Jin Young kembali berkata, “Akhirnya dia tau juga tentang hubungan kita. Aku berpikir setelah dia tau, itu akan membuat kita merasa tidak nyaman satu sama lain jika bertemu lagi.”
Yun Ho berkata, “Jika hanya dipikirkan ini malah makin susah untuk dipahami. Harus bisa menghadapi kenyataan dan menempatkan diri diposisi masing-masing. Manajer Han adalah orang yang berpikiran luas.”
Setelah pertunjukkan itu selesai, mereka berempat pun keluar dari ruangan itu. Sebuah taksi sudah datang dan berhenti di depan pintu keluar.
Yun Ho berkata, ”Kalian pulanglah dulu.”
Dong Joo menjawab, ”Sebaiknya kalian saja yang pulang dulu.”
Yun Ho kembali berkata, ”Aku harus lembur malam ini karena masih ada pekerjaan yang harus diselesaikan. Dan kami juga ingin berbincang-bincang berdua di bar.”
Dong Joo terlihat tidak senang mendengar itu karena sudah larut dan harusnya Da Ji pulang.
Jin Young berkata kepada Da Ji, ”Sampai bertemu di pulau Jeju nona Da Ji.”
Da Ji menjawab sambil tersenyum, “Sampai jumpa.”
Jin Young pun masuk ke dalam taksi itu. Dong Joo menatap Da Ji tajam lalu ia pun masuk ke dalam taksi. Taksi itu bergerak meninggalkan Yun Ho dan Da Ji.

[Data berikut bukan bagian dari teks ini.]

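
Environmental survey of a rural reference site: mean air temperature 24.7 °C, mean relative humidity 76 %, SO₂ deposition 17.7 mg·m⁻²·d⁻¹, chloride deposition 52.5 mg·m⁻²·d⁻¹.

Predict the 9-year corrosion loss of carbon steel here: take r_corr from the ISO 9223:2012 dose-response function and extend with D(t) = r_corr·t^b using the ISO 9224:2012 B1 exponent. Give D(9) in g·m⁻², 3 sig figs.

D(9) = 1.38e+03 g·m⁻²

carbon steel: T>10 °C ⇒ hinge -0.054·(24.7−10) = -0.7938
  SO₂ term: 1.77·17.7^0.52·exp(0.02·76-0.7938) = 16.3
  Cl⁻ term: 0.102·52.5^0.62·exp(0.033·76+0.04·24.7) = 39.21
  r_corr = 16.3 + 39.21 = 55.51 μm/a
Long-term exponent b (ISO 9224 Table 2, B1) = 0.523
  D(9) = 55.51 × 9^0.523 = 55.51 × 3.156 = 175.2 μm
  Mass loss = 175.2 μm × 7.85 g/cm³ = 1375 g·m⁻²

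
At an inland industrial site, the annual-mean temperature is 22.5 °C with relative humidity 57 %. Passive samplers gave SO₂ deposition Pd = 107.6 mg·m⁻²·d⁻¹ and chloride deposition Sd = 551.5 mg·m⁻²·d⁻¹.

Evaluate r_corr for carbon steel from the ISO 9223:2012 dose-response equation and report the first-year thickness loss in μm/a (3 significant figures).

r_corr = 115 μm/a

carbon steel: T>10 °C ⇒ hinge -0.054·(22.5−10) = -0.6750
  SO₂ term: 1.77·107.6^0.52·exp(0.02·57-0.6750) = 32.1
  Sd branch = 0.102·Sd^0.62·e^(0.033·RH+0.04·T) = 82.44 μm/a
  r_corr = 32.1 + 82.44 = 114.5 μm/a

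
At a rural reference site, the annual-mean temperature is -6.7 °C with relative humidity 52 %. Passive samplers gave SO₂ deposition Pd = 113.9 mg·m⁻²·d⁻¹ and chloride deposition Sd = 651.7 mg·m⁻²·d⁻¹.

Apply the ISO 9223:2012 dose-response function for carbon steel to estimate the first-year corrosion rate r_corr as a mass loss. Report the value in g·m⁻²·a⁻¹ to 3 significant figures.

carbon steel: f(T) = +0.150·(T−10) [T≤10 °C] = -2.5050
  sulphur-dioxide contribution → 4.799 μm/a
  chloride contribution → 24.11 μm/a
  total first-year rate 28.91 μm/a
Convert to mass loss: 28.91 μm/a × 7.85 g/cm³ = 226.9 g·m⁻²·a⁻¹

r_corr = 227 g·m⁻²·a⁻¹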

Yun Ho menghela nafas lalu berkata pada Da Ji, “Jika ada yang ingin kau ketahui, maka tanyakanlah padaku sekarang.” Da Ji terdiam sejenak lalu bertanya dengan ragu-ragu, “Nona Jin Young itu pacar yang ke berapa ya? Jika cinta pertamamu itu saat kau berusia 15 tahun,......”(Da Ji lalu mulai menghitung-hitung dengan jarinya). Lalu Da Ji kembali bertanya dengan muka kesal, “Sebenarnya Kau mempunyai berapa banyak pacar?”
Yun Ho tentu saja tertawa melihat tingkah Da Ji yang terlihat cemburu itu. Sementara itu, Dong Joo mengantarkan Jin Young sampai ke penginapannya.
Jin Young bertanya, ”Bagaimana jika kau minum teh dulu baru pulang?”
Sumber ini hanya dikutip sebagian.